Hosting a fair-trade booth at your church or a local market is a good way to introduce people to the concept. It may take a lot of time to make a plan, but if you follow these tips, your booth is more likely to be successful.

Advertise Early

As soon as you know the date and location of your booth, start spreading the word. An announcement in the bulletin or on the church website is a good place to start, but there are other things you can do to create curiosity:

  • Social media posts that invite people to explore their spending habits and start to imagine how fair trade can fit into them
  • Flyers that list different types of products with fair trade equivalents that viewers may already have in their homes
  • Short videos that can be aired at the beginning of service that alert congregants to the event and how they can get involved

Offer Free Samples

People love to try things out before they commit to a purchase. Offering free samples of fair-trade products is a great idea for your booth, but it can also help you find interested volunteers. In the weeks leading up to the event, get permission to serve fair-trade coffee, tea and snacks during the social time before and after church services. That may be all it takes to whet the right people's appetites for becoming full-fledged advocates.

When you are setting up your booth, designate a spot for samples. You don't need to offer a wide variety. In fact, you may choose to focus on one product, such as coffee, chocolate or dried fruits. Make sure the samples are clearly marked and strategically placed so that it will be easy to engage in conversation with visitors while they enjoy the treats.
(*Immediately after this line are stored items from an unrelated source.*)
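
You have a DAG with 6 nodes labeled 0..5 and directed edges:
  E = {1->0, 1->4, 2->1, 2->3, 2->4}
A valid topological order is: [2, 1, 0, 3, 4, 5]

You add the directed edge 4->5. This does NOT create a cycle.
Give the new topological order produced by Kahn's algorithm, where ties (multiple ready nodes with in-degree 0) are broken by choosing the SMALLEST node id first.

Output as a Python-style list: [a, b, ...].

Old toposort: [2, 1, 0, 3, 4, 5]
Added edge: 4->5
Position of 4 (4) < position of 5 (5). Old order still valid.
Run Kahn's algorithm (break ties by smallest node id):
  initial in-degrees: [1, 1, 0, 1, 2, 1]
  ready (indeg=0): [2]
  pop 2: indeg[1]->0; indeg[3]->0; indeg[4]->1 | ready=[1, 3] | order so far=[2]
  pop 1: indeg[0]->0; indeg[4]->0 | ready=[0, 3, 4] | order so far=[2, 1]
  pop 0: no out-edges | ready=[3, 4] | order so far=[2, 1, 0]
  pop 3: no out-edges | ready=[4] | order so far=[2, 1, 0, 3]
  pop 4: indeg[5]->0 | ready=[5] | order so far=[2, 1, 0, 3, 4]
  pop 5: no out-edges | ready=[] | order so far=[2, 1, 0, 3, 4, 5]
  Result: [2, 1, 0, 3, 4, 5]

Answer: [2, 1, 0, 3, 4, 5]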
Create an Organized Display

The rest of your booth can be comprised of products, informational materials or a combination of both. Most coffee and tea lovers already have their favorite choices, so if you want them to try something new, you need to give them a compelling reason to do so. You should have pamphlets or brochures they can take with them and peruse on their own. If the event allows you to sell products, it's a good idea to have a few items they can choose from. The easier you make it to try new products, the more likely they are to make the switch.

Designate Knowledgeable Volunteers

While many people will read the materials they take away from your booth, they'll be more inclined to remember to do so if the people working the event are enthusiastic and knowledgeable about fair trade and its importance. Before the day of the event, go over various talking points with your team. Search for educational materials you can review together to make sure you're all on the same page. It's also a good idea to take turns practicing a general spiel with each other so that everyone is comfortable with the material before the day of the event arrives.

The principles of fair trade mirror many of the ethical convictions of people of faith worldwide. Hosting a successful fair-trade booth at your church or a community event gives those who share your values a solid way to put them into practice.